At Simon Fraser, her courses include classes for future mathematics teachers, and remedial mathematics classes for students who did poorly in high school mathematics.
She was president of the Simon Fraser University Faculty Association for two terms from 1994 to 1996, and again from 2004 to 2005.

==Outreach==
Dubiel is known for her studies of Canadian primary and secondary school mathematics textbooks, and for pointing out problems in these texts caused in part because they were written by education professionals without consulting any mathematicians. Although she values creativity imagination in mathematics, and uses it in her own lessons, she has also stated that it "must not come at the expense of basic math skills, clear instructions and practice".

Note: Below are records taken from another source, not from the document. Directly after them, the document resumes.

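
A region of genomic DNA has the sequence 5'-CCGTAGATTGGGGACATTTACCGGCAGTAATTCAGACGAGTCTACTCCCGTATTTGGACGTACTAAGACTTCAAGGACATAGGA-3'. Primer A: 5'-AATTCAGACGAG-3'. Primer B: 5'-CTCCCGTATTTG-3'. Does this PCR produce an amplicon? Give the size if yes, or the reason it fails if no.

Primer A (AATTCAGACGAG) matches the top strand at positions 29–40 (3' end points downstream).
Primer B (CTCCCGTATTTG) also matches the top strand directly, at positions 45–56 — its reverse complement CAAATACGGGAG is not present.
Both primers anneal to the bottom strand with 3' ends pointing the same way, so neither can prime synthesis back toward the other.

No product — both primers anneal to the same strand and extend in the same direction.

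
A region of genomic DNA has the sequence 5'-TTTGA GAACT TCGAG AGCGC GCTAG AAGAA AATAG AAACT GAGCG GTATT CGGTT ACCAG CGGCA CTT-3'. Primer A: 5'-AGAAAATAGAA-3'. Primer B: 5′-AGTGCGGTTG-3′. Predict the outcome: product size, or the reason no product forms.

Primer B (AGTGCGGTTG) does not match the top strand, and its reverse complement CAACCGCACT does not match either.
With no annealing site for primer B, no amplification occurs.

No product — primer B has no binding site in the template.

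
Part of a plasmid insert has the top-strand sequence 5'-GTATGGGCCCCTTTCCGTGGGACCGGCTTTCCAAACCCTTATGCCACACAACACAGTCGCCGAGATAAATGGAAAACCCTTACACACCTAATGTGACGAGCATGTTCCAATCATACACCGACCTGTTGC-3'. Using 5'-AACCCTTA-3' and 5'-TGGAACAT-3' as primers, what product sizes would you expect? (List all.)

The forward primer AACCCTTA matches the top strand at positions 34–41, 75–82.
The reverse primer's reverse complement is ATGTTCCA, matching at positions 102–109.
Each forward site pairs with the reverse site to give a product ending at position 109: sizes 76, 35 bp.

76 bp, 35 bp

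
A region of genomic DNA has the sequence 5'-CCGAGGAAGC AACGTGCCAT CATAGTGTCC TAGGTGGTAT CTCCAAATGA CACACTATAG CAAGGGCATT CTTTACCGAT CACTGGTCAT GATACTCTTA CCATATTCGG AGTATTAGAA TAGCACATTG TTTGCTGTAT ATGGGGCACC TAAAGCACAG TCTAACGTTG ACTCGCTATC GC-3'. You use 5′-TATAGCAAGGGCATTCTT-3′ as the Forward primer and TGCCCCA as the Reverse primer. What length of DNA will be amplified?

Forward primer TATAGCAAGGGCATTCTT is found on the top strand at positions 56–73.
Reverse complement of the reverse primer: TGGGGCA. This occurs on the top strand at positions 142–148.
The product runs from position 56 to position 148, so its length is 148 − 56 + 1 = 93 bp.

93 bp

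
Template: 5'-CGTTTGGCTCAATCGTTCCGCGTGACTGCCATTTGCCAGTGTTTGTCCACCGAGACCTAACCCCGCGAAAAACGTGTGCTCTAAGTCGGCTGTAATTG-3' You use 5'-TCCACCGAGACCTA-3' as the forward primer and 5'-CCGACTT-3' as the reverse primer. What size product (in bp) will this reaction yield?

44 bp

The forward primer matches the template at positions 46–59.
Taking the reverse complement of CCGACTT gives AAGTCGG, found at positions 83–89 on the template; the primer anneals here to the top strand with its 3' end pointing upstream.
Amplicon spans positions 46–89: 44 bp.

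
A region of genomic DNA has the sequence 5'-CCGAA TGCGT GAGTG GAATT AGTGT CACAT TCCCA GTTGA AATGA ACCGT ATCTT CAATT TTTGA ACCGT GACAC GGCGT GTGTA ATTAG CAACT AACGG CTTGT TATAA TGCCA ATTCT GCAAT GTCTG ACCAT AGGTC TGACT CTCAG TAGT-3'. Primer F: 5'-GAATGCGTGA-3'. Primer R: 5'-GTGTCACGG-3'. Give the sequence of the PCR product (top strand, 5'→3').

The forward primer matches the template at positions 3–12.
The reverse primer's reverse complement is CCGTGACAC, which matches the template at positions 67–75.
The product is the template from position 3 through 75 (73 bp).

5'-GAATGCGTGAGTGGAATTAGTGTCACATTCCCAGTTGAAATGAACCGTATCTTCAATTTTTGAACCGTGACAC-3'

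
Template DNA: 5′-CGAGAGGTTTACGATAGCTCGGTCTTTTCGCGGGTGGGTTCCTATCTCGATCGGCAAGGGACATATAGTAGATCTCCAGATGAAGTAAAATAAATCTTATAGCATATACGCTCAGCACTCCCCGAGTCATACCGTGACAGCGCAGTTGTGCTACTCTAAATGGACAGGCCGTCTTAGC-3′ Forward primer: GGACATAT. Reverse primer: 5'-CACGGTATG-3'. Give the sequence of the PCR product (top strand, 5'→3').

5'-GGACATATAGTAGATCTCCAGATGAAGTAAAATAAATCTTATAGCATATACGCTCAGCACTCCCCGAGTCATACCGTG-3'

Scanning the template, GGACATAT occurs at positions 59–66; this primer anneals to the bottom strand there with its 3' end pointing downstream.
Taking the reverse complement of CACGGTATG gives CATACCGTG, found at positions 128–136 on the template; the primer anneals here to the top strand with its 3' end pointing upstream.
The product is the template from position 59 through 136 (78 bp).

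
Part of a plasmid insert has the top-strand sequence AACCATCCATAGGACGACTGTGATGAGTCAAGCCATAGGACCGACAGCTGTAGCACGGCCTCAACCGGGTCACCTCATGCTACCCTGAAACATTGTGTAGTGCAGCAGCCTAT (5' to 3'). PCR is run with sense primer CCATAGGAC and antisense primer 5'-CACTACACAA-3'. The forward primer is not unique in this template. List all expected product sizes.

96 bp, 70 bp

The forward primer CCATAGGAC matches the top strand at positions 7–15, 33–41.
The reverse primer's reverse complement is TTGTGTAGTG, matching at positions 93–102.
Each forward site pairs with the reverse site to give a product ending at position 102: sizes 96, 70 bp.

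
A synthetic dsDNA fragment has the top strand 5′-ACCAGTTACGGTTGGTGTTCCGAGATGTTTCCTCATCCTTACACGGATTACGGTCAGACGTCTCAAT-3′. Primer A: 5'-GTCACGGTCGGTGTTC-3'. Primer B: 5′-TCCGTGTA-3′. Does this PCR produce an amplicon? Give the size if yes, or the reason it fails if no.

No product — primer A has no binding site in the template.

Primer A (GTCACGGTCGGTGTTC) does not match the top strand, and its reverse complement GAACACCGACCGTGAC does not match either.
With no annealing site for primer A, no amplification occurs.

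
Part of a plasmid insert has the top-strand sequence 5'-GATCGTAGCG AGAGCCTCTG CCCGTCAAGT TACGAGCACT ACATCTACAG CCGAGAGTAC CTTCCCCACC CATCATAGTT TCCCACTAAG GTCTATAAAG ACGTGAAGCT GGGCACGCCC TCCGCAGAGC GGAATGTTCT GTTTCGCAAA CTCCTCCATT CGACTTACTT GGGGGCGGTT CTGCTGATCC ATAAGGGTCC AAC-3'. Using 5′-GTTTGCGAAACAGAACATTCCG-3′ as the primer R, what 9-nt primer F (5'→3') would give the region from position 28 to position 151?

The reverse primer's reverse complement CGGAATGTTCTGTTTCGCAAAC matches the template at positions 130–151; the product starts at position 28.
The forward primer is identical to the top strand over positions 28–36: AGTTACGAG.

5'-AGTTACGAG-3'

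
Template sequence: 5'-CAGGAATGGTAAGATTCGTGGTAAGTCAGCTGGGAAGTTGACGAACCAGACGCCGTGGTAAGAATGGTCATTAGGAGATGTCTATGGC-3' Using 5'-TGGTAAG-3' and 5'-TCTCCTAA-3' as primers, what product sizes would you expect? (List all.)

72 bp, 60 bp, 23 bp

The forward primer TGGTAAG matches the top strand at positions 7–13, 19–25, 56–62.
The reverse primer's reverse complement is TTAGGAGA, matching at positions 71–78.
Each forward site pairs with the reverse site to give a product ending at position 78: sizes 72, 60, 23 bp.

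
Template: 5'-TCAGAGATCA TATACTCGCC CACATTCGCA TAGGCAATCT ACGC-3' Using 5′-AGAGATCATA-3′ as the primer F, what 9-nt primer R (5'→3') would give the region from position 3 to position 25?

The product's 3' end on the top strand is position 25.
The reverse primer anneals to the top strand over positions 17–25, i.e. to CGCCCACAT.
Its sequence written 5'→3' is the reverse complement: ATGTGGGCG.

5'-ATGTGGGCG-3'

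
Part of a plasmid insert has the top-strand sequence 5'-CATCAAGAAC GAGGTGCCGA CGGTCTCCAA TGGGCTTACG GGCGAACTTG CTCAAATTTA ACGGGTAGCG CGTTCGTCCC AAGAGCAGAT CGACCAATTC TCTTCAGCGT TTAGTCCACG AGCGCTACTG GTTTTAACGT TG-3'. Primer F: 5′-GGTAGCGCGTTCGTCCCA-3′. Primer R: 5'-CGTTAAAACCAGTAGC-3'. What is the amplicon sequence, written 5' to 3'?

The forward primer matches the template at positions 64–81.
Taking the reverse complement of CGTTAAAACCAGTAGC gives GCTACTGGTTTTAACG, found at positions 124–139 on the template; the primer anneals here to the top strand with its 3' end pointing upstream.
The product is the template from position 64 through 139 (76 bp).

5'-GGTAGCGCGTTCGTCCCAAGAGCAGATCGACCAATTCTCTTCAGCGTTTAGTCCACGAGCGCTACTGGTTTTAACG-3'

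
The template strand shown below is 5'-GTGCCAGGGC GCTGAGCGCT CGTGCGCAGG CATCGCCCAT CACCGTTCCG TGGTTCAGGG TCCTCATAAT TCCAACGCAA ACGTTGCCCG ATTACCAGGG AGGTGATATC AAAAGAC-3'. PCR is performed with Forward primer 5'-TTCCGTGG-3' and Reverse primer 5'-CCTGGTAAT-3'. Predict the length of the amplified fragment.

54 bp

Forward primer TTCCGTGG is found on the top strand at positions 46–53.
Reverse complement of the reverse primer: ATTACCAGG. This occurs on the top strand at positions 91–99.
Product length = (reverse-primer end) − (forward-primer start) + 1 = 99 − 46 + 1 = 54 bp.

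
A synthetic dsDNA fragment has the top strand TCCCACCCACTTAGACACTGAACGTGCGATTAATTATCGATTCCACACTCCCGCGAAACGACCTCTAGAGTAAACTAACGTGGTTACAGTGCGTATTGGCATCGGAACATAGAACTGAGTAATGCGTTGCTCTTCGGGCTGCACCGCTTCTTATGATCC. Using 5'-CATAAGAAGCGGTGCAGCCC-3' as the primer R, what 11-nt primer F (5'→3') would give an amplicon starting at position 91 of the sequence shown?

The reverse primer's reverse complement GGGCTGCACCGCTTCTTATG matches the template at positions 136–155; the product starts at position 91.
The forward primer is identical to the top strand over positions 91–101: GCGTATTGGCA.

5'-GCGTATTGGCA-3'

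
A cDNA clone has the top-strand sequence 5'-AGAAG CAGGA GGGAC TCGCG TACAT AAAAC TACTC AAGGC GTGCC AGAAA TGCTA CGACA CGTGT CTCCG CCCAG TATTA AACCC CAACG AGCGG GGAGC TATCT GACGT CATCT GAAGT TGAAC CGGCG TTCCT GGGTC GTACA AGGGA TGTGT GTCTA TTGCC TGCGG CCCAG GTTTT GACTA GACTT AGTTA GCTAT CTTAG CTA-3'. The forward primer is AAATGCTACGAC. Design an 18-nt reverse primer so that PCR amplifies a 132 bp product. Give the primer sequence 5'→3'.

The forward primer binds at positions 48–59, so a 132 bp product ends at position 48 + 132 − 1 = 179.
The reverse primer anneals to the top strand over positions 162–179, i.e. to TGCCTGCGGCCCAGGTTT.
Its sequence written 5'→3' is the reverse complement: AAACCTGGGCCGCAGGCA.

5'-AAACCTGGGCCGCAGGCA-3'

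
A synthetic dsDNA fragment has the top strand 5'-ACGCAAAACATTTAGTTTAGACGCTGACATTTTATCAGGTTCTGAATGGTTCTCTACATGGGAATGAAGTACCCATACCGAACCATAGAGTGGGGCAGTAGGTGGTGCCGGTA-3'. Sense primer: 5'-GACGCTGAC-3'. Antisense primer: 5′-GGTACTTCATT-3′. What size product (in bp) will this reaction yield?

54 bp

The forward primer matches the template at positions 20–28.
Taking the reverse complement of GGTACTTCATT gives AATGAAGTACC, found at positions 63–73 on the template; the primer anneals here to the top strand with its 3' end pointing upstream.
The product runs from position 20 to position 73, so its length is 73 − 20 + 1 = 54 bp.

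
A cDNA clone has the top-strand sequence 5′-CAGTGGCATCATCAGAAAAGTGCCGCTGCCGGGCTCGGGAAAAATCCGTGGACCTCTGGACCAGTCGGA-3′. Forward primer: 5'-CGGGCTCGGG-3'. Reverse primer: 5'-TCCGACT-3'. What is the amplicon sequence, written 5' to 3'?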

She has also served as president of the Canadian Math Education Study Group and co-chair in 2009 of the Canadian Mathematics Education Forum. She is the founder of an annual mathematics workshop for female graduate students in mathematics, Connecting Women in Mathematics Across Canada. She organizes the annual Changing the Culture conference for mathematics teachers at the Pacific Institute for the Mathematical Sciences, and is the creator of a series of exhibits and activities about mathematics in British Columbia shopping centers. She also leads multiple programs for high school mathematics.

==Recognition==
Dubiel became a 3M Canadian National Fellow for Teaching and Learning in Higher Education in 2008. The award citation noted her exceptional ability to instill mathematical confidence in entering students, her creative use of cartoons and fairy-tale stories to foster students' mathematical imagination, and her work publicizing mathematics and numeracy to the public.
She was the 2011 recipient of the Adrien Pouliot Award of the Canadian Mathematical Society for her contributions to mathematics education in Canada.
She also won a 2011 YWCA Women of Distinction award.
In 2018 the Canadian Mathematical Society listed her in their inaugural class of fellows.